Twelve men gathered after a lecture at Gresham College in London on November 28, 1660, and decided to form a society dedicated to the experimental investigation of nature. Among them were Christopher Wren, Robert Boyle, and John Wilkins, a clergyman with insatiable curiosity about everything from beekeeping to the possibility of life on the moon. Their club would become the Royal Society, the world's oldest continuously operating scientific institution. The group had been meeting informally for years, part of a network calling themselves the "Invisible College." What distinguished their approach was an insistence on empirical evidence and reproducible experiments. They rejected the authority of ancient texts in favor of direct observation. Their motto, "Nullius in verba" (take nobody's word for it), challenged the Aristotelian tradition that had dominated European intellectual life for two millennia.
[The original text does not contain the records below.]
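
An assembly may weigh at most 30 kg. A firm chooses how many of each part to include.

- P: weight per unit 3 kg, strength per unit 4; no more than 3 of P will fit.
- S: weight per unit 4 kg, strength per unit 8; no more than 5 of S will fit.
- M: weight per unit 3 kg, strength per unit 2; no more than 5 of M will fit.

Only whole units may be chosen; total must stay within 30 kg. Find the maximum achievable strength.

52

This is a bounded integer knapsack.
3×P and 5×S: weight 29 ≤ 30, strength 3·4 + 5·8 = 52.
2×P, 5×S, and 1×M: weight 29 ≤ 30, strength 2·4 + 5·8 + 1·2 = 50.
Best is 52.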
King Charles II granted a royal charter in 1662. The early Fellows threw themselves into an astonishing range of investigations: blood transfusions, the behavior of gases under pressure, insect anatomy, pendulum mechanics, and telescope improvement. Robert Hooke, the first curator of experiments, was expected to demonstrate three or four new experiments at every weekly meeting, a punishing schedule that nonetheless produced groundbreaking work in microscopy and elasticity. The Royal Society published Isaac Newton's "Principia Mathematica" in 1687, arguably the most important scientific work ever written. Over the centuries, its Fellows included Darwin, Faraday, Hawking, and hundreds of others who shaped the modern world. The decision made by twelve curious men in a London college room launched an institution that helped transform science from a gentleman's hobby into the engine of human progress.